NOTE: I don’t have parched or pine. If every post is going to a be a contrived game of fitting words which have no bearing on each other into a “post,” I’ll lurk. This is not what we used to have, certainly not what I hoped for, and definitely not what I want to do.

I’m not a puzzle solver. I prefer to write to a concept or a thought. But I’m absolutely certain everyone will do fine without me. I’m not arrogant enough to think my presence or absence will make any difference to anyone.

WHAT IS INTUITION? – Marilyn Armstrong

Weekly Word Prompt – Intuition


Intuition – the sure knowledge that even though your husband swears he cleaned the bathroom, it isn’t clean. Bet on it. How can a man who is so personally fastidious be oblivious to the dirt all around him? Is this a guy thing? Some weird part of the male psyche?

I’m not an especially dedicated house cleaner. I’m one of the “good enough for company” school of cleaning. Vacuum the dog hair and clumps of dust. Wash the kitchen floors. Vacuum the dust wherever you see it and every once in a while, go nuts and actually dust a few things. Not everything. I’m physically not up to a full top to bottom cleaning anymore.

I used to put on a round of “Credence Clearwater Revival” and push my way through a 9-room house in about 2-1/2 hours. Now, that same amount of time I can do the living room, hallway, and kitchen. It takes a lot longer to do the same stuff I used to do without even thinking about it.

Intuition is also knowing how much I can do without exhausting myself and winding up sick.

Let me return to the beginning of this and talk about the nature of my kind intuition. It isn’t a “gut feeling” that “comes out of nowhere.” That “gut feeling” is an accumulation of a million bits of information you’ve collected over your years of life. The older you get, the more intuitive you become because you’ve collected more and more information. You may not even realize you’ve collected it.

I often say that I listen but more importantly, I listen to what is not said. What people fail to say is often the most important part of the conversation. Silences are louder than shouting, sadder than falling tears.

When I used to do horoscopes, if I was reading in the presence of the person who was paying me, I got hundreds of “tells.” The widening of an eye, a tic of the cheek. A tightening of a hand. A jittery foot. In the end, I always preferred to do initial readings without meeting the person. Because those tells can throw you off as much as put you on a trail. They can mean something related but very different than you think.

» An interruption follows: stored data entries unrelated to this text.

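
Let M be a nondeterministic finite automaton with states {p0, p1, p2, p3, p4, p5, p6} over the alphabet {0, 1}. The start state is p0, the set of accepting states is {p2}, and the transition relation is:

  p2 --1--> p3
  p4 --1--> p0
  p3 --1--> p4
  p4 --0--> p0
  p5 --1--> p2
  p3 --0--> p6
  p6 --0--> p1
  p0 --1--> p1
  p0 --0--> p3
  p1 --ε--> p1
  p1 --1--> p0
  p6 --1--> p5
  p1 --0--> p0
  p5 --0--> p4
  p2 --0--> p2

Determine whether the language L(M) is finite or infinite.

infinite

State p0 is reachable from the start and can reach an accepting state, and it lies on the cycle p0 → p1 → p0.
Traversing that cycle any number of times yields accepted strings of unbounded length, so the language is infinite.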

Sometimes people would start a reading asking me to “guess” or “intuit” their sun sign.

“Why?” I asked them. “Why use all that energy when I can just ask you? You know, there’s a lot more to astrology than your sun sign. Depending on how the orbs are arranged, other things may be much more important in your life than where the sun is placed.

No one ever believed me. Too many astrology columns in the newspapers of the world.

I know a lot about people, often from brief conversations. I am particularly amused by “anonymous” bloggers who think no one knows anything about them. I don’t know how much money you have, but I know a ton of other stuff. How? The words you use. The subjects you pick to write about. The flow of your words. The authors you love or hate. The places you visited.

Do I know your name and address? No, but I’m sure I could find out. The Internet is good that way. You can dig out data about anyone and anything. I don’t because it isn’t critical to me. I don’t need to know if you choose to not offer the information. Anyone who chooses anonymity will not be a real friend because anonymity screams one thing loud and clear: “DON’T GET TOO CLOSE!”

Gotcha. I observe borders. I hear what you are saying,  what you won’t say, wish you could say. Are afraid to say.

Intuition.

It’s everything I’ve read, seen, done, experienced. Live, loved. The more you live, the more intuition you gain.